Simple Neural Net from scratch using Autograd
In this section, we'll introduce the concept of automatic differentiation (autograd) by implementing a simple neural network model using the NumPower Autograd library. This model will showcase how NumPower Autograd's autograd feature can be utilized to compute gradients and update model parameters efficiently during the training process.
Let's walk through the implementation of a custom model using NumPower Autograd. This model will have one hidden layer and will use the sigmoid activation function for the output layer. We'll train the model to perform a basic binary classification task.
Create the SimpleModel class
Let's start by creating a class that initializes the parameters we need for our neural network.

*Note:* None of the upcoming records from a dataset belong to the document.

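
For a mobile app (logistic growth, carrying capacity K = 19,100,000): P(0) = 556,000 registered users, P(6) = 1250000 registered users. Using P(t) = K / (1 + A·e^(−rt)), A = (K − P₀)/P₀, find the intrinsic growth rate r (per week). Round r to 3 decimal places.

r ≈ 0.141 per week

A = (19100000 − 556000)/556000 = 33.35252
1250000 = 19100000/(1 + 33.35252·e^(−r·6)) → e^(−6r) = (15.28 − 1)/33.35252 = 0.428154
r = −ln(0.428154)/6 = 0.84827/6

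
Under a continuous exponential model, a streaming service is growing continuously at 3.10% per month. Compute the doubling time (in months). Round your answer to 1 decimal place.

doubling time ≈ 22.4 months

doubling time = ln(2) / |r| = 0.69315 / 0.031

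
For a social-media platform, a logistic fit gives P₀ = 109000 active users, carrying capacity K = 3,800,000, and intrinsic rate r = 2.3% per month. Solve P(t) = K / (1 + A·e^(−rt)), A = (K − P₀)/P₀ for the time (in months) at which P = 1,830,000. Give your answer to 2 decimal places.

t ≈ 149.94 months

A = (3800000 − 109000)/109000 = 33.86239
1830000 = 3800000/(1 + 33.86239·e^(−0.023t)) → 1 + 33.86239·e^(−0.023t) = 2.0765
e^(−0.023t) = 0.031791 → t = ln(31.45592)/0.023 = 3.44859/0.023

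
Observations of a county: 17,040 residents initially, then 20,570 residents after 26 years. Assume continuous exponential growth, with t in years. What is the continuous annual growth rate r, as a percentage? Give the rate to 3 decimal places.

r ≈ 0.724% per year

20570 = 17040 · e^(r·26)
e^(26r) = 20570/17040 = 1.20716
r = ln(1.20716) / 26 = 0.18827 / 26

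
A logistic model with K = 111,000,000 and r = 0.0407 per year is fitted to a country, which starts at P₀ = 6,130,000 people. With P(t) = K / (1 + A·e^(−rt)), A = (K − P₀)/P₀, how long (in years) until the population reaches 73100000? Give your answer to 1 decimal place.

A = (111000000 − 6130000)/6130000 = 17.10767
73100000 = 111000000/(1 + 17.10767·e^(−0.0407t)) → 1 + 17.10767·e^(−0.0407t) = 1.51847
e^(−0.0407t) = 0.030306 → t = ln(32.99658)/0.0407 = 3.4964/0.0407

t ≈ 85.9 years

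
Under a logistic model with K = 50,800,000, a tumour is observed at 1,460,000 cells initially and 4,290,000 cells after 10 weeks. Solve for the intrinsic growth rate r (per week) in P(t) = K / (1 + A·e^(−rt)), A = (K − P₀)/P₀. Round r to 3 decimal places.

r ≈ 0.114 per week

A = (50800000 − 1460000)/1460000 = 33.79452
4290000 = 50800000/(1 + 33.79452·e^(−r·10)) → e^(−10r) = (11.84149 − 1)/33.79452 = 0.320806
r = −ln(0.320806)/10 = 1.13692/10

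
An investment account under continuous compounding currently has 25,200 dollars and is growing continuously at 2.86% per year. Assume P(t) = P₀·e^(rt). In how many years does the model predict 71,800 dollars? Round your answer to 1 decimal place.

t ≈ 36.6 years

71800 = 25200 · e^(0.0286·t)
t = ln(71800/25200) / 0.0286 = ln(2.84921) / 0.0286 = 1.04704 / 0.0286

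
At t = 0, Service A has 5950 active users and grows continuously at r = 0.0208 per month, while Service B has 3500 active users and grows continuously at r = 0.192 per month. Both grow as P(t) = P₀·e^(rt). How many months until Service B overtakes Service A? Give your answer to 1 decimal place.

5950·e^(0.0208t) = 3500·e^(0.192t)
5950/3500 = e^((0.192 − 0.0208)t) → ln(1.7) = 0.1712·t
t = 0.53063 / 0.1712

t ≈ 3.1 months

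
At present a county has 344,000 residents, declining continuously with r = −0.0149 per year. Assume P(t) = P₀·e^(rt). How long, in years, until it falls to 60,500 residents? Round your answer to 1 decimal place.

t ≈ 116.6 years

60500 = 344000 · e^(-0.0149·t)
t = ln(60500/344000) / -0.0149 = ln(0.17587) / -0.0149 = -1.738 / -0.0149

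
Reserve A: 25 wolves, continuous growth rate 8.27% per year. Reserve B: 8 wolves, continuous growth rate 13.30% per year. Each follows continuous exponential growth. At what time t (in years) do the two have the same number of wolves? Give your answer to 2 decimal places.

25·e^(0.0827t) = 8·e^(0.133t)
25/8 = e^((0.133 − 0.0827)t) → ln(3.125) = 0.0503·t
t = 1.13943 / 0.0503

t ≈ 22.65 years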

Our neural network will have 1 hidden layer and 1 output layer.
For our constructor, we will need the following parameters:
- inputDim: Dimensionality of the input features.
- outputDim: Dimensionality of the output.
- hiddenSize: Number of neurons in the hidden layer.
- learningRate: Learning rate for the optimizer.
<?php
use NDArray as nd;
use NumPower\Tensor;
use NumPower\NeuralNetwork\Activations as activation;
use NumPower\NeuralNetwork\Losses as loss;
class SimpleModel
{
public Tensor $weights_hidden_layer;
public Tensor $weights_output_layer;
public Tensor $hidden_bias;
public Tensor $output_bias;
private float $learningRate;
public function __construct(int $inputDim = 2,
int $outputDim = 1,
int $hiddenSize = 16,
float $learningRate = 0.01
)
{
$this->learningRate = $learningRate;
// Initialize hidden layer weights
$this->weights_hidden_layer = new Tensor(
nd::uniform([$inputDim, $hiddenSize], -0.5, 0.5),
name: 'weights_hidden_layer',
requireGrad: True
);
// Initialize output layer weights
$this->weights_output_layer = new Tensor(
nd::uniform([$hiddenSize, $outputDim],-0.5, 0.5),
name: 'weights_output_layer',
requireGrad: True
);
// Initialize hidden layer bias
$this->hidden_bias = new Tensor(
nd::uniform([$hiddenSize], -0.5, 0.5),
name: 'hidden_bias',
requireGrad: True
);
// Initialize output layer bias
$this->output_bias = new Tensor(
nd::uniform([$outputDim], -0.5, 0.5),
name: 'output_bias',
requireGrad: True
);
}
}
For each weight and bias of our layers, we will initialize a Tensor using a random uniform algorithm from the NumPower extension.
Forward pass function
The forward pass in a neural network is the process where the input data is passed through the network's layers to produce an output. This involves several key operations, including linear transformations (matrix multiplications), adding biases, and applying activation functions to introduce non-linearity.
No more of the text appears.